Meaning of Wacc Index
- In fact, the Wacc index plays a very important role for businesses in all business fields. By calculating Wacc, we can get an idea of how much it will cost a company per funded coin.
- Besides, Wacc is also used as a discount rate, serving to calculate the present value of the arising cash flows. As a result, businesses will easily evaluate and choose the right investment project for them.
- Usually, businesses will find ways to reduce Wacc through low-cost funding sources. For example, a bond issue has the potential to be more attractive than a stock issue if the yield is lower than the stock’s required yield.

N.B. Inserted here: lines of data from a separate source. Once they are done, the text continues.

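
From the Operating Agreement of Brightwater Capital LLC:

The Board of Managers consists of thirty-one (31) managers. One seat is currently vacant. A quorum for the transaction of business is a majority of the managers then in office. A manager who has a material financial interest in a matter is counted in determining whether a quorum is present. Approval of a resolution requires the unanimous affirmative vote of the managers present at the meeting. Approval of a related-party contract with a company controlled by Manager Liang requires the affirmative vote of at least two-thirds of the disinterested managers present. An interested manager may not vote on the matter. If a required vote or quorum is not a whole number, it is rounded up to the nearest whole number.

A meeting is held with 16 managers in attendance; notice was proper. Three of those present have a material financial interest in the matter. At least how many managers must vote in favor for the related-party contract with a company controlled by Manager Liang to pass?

9

The related-party contract with a company controlled by Manager Liang requires two-thirds of the disinterested managers present (16 − 3 = 13).
2/3 of 13 = 8.67, rounded up to 9.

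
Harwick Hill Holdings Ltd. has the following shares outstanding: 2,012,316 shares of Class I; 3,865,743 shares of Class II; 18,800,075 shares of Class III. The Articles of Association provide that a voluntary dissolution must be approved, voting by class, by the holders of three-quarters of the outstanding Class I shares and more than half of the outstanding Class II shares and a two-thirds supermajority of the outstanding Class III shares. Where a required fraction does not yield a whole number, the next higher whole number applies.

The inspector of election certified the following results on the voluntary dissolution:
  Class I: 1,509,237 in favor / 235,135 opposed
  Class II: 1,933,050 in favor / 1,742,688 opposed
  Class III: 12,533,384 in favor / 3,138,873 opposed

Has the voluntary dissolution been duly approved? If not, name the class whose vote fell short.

Approved — every class gave the required vote.

Class I: 3/4 of 2012316 = 1509237; 1,509,237 required, 1,509,237 in favor — approved.
Class II: a majority of 3865743 is 1932872; 1,932,872 required, 1,933,050 in favor — approved.
Class III: 2/3 of 18800075 = 12533383.33, rounded up to 12533384; 12,533,384 required, 12,533,384 in favor — approved.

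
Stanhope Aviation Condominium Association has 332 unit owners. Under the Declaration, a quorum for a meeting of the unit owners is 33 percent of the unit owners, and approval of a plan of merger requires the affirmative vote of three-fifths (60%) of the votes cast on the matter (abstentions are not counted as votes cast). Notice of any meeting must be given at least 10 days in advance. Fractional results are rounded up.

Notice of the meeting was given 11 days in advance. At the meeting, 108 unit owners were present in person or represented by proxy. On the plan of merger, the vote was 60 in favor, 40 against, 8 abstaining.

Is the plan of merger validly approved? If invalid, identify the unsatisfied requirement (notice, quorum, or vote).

Notice: 11 days given; 10 required. Satisfied.
Quorum: 33% of 332 = 109.56, rounded up to 110; 108 present. Not satisfied.
Vote: requires three-fifths of the votes cast (108 − 8 abstaining = 100); 3/5 of 100 = 60, so 60 needed; 60 in favor. Satisfied.

Invalid — quorum requirement not satisfied.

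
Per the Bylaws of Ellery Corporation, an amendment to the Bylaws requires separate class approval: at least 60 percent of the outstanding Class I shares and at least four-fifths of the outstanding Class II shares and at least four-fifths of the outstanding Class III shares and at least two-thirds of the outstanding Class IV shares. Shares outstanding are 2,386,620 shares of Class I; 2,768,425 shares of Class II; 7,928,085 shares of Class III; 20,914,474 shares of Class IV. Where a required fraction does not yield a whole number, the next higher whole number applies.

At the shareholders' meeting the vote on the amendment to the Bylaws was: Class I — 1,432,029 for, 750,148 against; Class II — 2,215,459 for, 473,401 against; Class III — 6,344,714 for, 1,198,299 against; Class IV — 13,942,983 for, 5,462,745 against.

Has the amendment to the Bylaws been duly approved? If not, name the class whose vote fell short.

Approved — every class gave the required vote.

Class I: 3/5 of 2386620 = 1431972; 1,431,972 required, 1,432,029 in favor — approved.
Class II: 4/5 of 2768425 = 2214740; 2,214,740 required, 2,215,459 in favor — approved.
Class III: 4/5 of 7928085 = 6342468; 6,342,468 required, 6,344,714 in favor — approved.
Class IV: 2/3 of 20914474 = 13942982.67, rounded up to 13942983; 13,942,983 required, 13,942,983 in favor — approved.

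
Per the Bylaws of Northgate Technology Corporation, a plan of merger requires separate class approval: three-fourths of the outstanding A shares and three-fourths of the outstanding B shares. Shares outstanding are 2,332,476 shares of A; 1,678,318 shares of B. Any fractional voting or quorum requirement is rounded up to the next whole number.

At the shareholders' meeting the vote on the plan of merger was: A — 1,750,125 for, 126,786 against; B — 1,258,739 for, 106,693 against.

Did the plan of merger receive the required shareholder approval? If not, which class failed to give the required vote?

A: 3/4 of 2332476 = 1749357; 1,749,357 required, 1,750,125 in favor — approved.
B: 3/4 of 1678318 = 1258738.50, rounded up to 1258739; 1,258,739 required, 1,258,739 in favor — approved.

Approved — every class gave the required vote.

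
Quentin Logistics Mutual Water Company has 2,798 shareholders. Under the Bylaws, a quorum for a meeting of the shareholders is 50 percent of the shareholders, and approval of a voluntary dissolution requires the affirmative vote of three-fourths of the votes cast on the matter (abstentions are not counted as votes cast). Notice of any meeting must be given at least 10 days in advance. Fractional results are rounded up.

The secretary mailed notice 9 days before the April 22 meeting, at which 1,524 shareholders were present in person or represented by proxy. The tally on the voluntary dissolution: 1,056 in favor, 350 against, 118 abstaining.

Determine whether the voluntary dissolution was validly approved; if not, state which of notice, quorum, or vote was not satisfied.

Invalid — notice requirement not satisfied.

Notice: 9 days given; 10 required. Not satisfied.
Quorum: 50% of 2,798 = 1,399; 1,524 present. Satisfied.
Vote: requires three-fourths of the votes cast (1,524 − 118 abstaining = 1,406); 3/4 of 1406 = 1054.50, rounded up to 1055, so 1,055 needed; 1,056 in favor. Satisfied.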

- In addition, Wacc is also used to evaluate the profitable investment opportunities of a company because it represents the opportunity cost of the business. Accordingly, Wacc will act as the minimum rate of return to help businesses evaluate mergers and acquisitions as well as the financial model of internal investments.
How to calculate Wacc index
Currently, the weighted average cost of capital WACC will be calculated using the formula:
WACC = (E/V)*Re + (D/V)*Rd *(1-Tc)
- Re is the cost of equity
- Rd is the cost of debt
- E is the market value of total equity
- D is the market value of the firm’s total debt
- V is the total long-term capital of the enterprise
- Tc is corporate income tax
In the above formula, E/V are ratios that represent financial ratios based on equity. Meanwhile, the D/V ratio would represent a debt-based financial ratio.
WACC is the sum of the two terms [(E/V) * Re] and [(D/V) * Rd * (1-Tc)]. Specifically, the first part represents the weighted value of the equity capital, and the latter represents the weighted value of the debt linkage capital.
Illustrated example of how to calculate Wacc
An enterprise with a total capital of 5 billion VND is formed from the following basic sources:
|Capital||Value (million VND)||Proportion (%)|
According to calculations, the cost of using loans before tax is 10%/year. The cost of equity is 13.4%. Corporate income tax is 20%/year. Then, the company’s weighted average cost of capital WACC would be: WACC = 55% x 13.4% + 45% x 10% x (1 – 20%) = 10.97%.
Hopefully, through the content of information that we have just shared in the article, you can clearly understand what Wacc is and what this indicator means for businesses. Calculating Wacc with the correct formula and ensuring accuracy will create a solid premise for companies to build and expand business strategies. As a result, businesses will contribute to the overall growth of the country’s economy.